The excavation was undertaken in a hewn under-ground complex (Fig. 1; the plan was prepared according to a drawing of the excavators in the field and may therefore contain inaccuracies). It consisted of a stable (A) that was connected to a bell-shaped water cistern (B) and caves, containing silo installations (C, D, E), which were only surveyed, not excavated. The partitions that separated the underground cavities were subsequently breached and the cavities were converted into a refuge complex, which yielded mixed finds that ranged in date from the Hellenistic period until the end of the Byzantine period.

 

The Stable

was hewn in the form of a rectangular hall (A; 4.2 × 7.2 m, height c. 2 m) that was entered from the north via a staircase (1; width 1.1 m). Construction and earthen debris subsequently blocked the entrance, though the stable can be accessed today by way of a breach in the western wall. A hewn wall (width c.1 m) that consisted of three mangers (5–7; 0.5 × 0.9 m, depth 0.2–0.4 m, height of the walls above floor level 1.2 m) with arched ceilings, which were cut across the wall, divided the hall in two. An entrance (9; width 0.85 m) in the wall had hewn recesses in its doorjambs, indicating it could be sealed with wooden bars. The floor in the northern side of the hall slanted from the manger wall northward. Two channels (10, 13) hewn along the walls of the northern hall’s side drained it out via a passage (12) to the bell-shaped cistern (B). Two mangers (2, 3) flanked the original entrance to the stables and other rock-cut mangers were in the northwestern and southeastern corners of the northern hall (4, 11). Several holes were bored in the stable’s walls for tying up the horses (diam. 7–10 cm; 1.2–1.4 m above floor level in hall); one was located near each manger in the corners, and two were on the manger wall, near each crib. A rectangular cavity (8; 0.9 × 1.4 m, depth c. 0.3 m) was hewn into the floor of the northern hall and was probably used for preparing the horses’ fodder.

 

Two steps descended from the entrance in the manger wall to the southern side of the hall. The floor of the southern hall sloped down toward the passage (12) that drained it out into the bell-shaped cistern (B).
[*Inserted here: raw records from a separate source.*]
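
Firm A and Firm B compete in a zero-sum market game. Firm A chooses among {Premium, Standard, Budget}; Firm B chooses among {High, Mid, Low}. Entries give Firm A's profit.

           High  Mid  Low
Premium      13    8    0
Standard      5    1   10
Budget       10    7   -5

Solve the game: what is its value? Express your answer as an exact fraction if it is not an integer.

80/17

Row minima: Premium → 0, Standard → 1, Budget → -5; maximin = 1.
Column maxima: High → 13, Mid → 8, Low → 10; minimax = 8.
1 ≠ 8, so there is no saddle point; optimal play is mixed.
Budget is strictly dominated by Premium, so Firm A never plays it.
High is strictly dominated by Mid (it gives Firm A strictly more in every row), so Firm B never plays it.
On the remaining 2×2 (Premium, Standard vs Mid, Low):
Let Firm A play Premium with probability p. Expected payoff against Mid: 8p + 1(1−p) = 7p + 1; against Low: 0p + 10(1−p) = −10p + 10.
Setting these equal: 7p + 1 = −10p + 10 ⇒ 17p = 9 ⇒ p = 9/17, and the value is (7)·(9/17) + 1 = 80/17.
For Firm B: with q = P(Mid), equating Premium's and Standard's payoffs gives 8q = −9q + 10 ⇒ q = 10/17.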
The floor in the southern hall, near the manger wall, was covered with tamped kirton (max. thickness 0.18 m) that was deposited on bedrock and was probably intended to protect the horses’ hooves.

 

The Bell-Shaped Cistern

(B; diam. c. 5.5 m) was not fully excavated. A staircase (14) leading to the cistern extended along its wall. The top of the staircase was in a passage covered with stone slabs that continued above the manger wall in the stable. The cistern’s original opening is blocked today and therefore, its outline and dimensions are unclear. The cistern was probably used for collecting the urine and run-off from the stable that was utilized in processing skins and may even have been employed for fertilizing fields.

 

The last phase of the underground complex’s existence evidenced the entrances to the stable (1), the cistern and the cave with the silos (15) sealed off. Passages were breached between Chambers B, C, D and E and the hiding complex was accessed by way of a vertical shaft (16) at its eastern end that had a narrow tunnel, leading into the cave.

 

An assortment of potsherds from the Hellenistic, Roman and Byzantine periods were found in the underground complex. The finds were insufficient for dating the complex and its different quarrying phases; generally, they reflected the chronological range of its use. Two operating phases were discerned in the complex. The first dated from the 1st century BCE until the middle of the 2nd century CE and the second dated to the Byzantine period.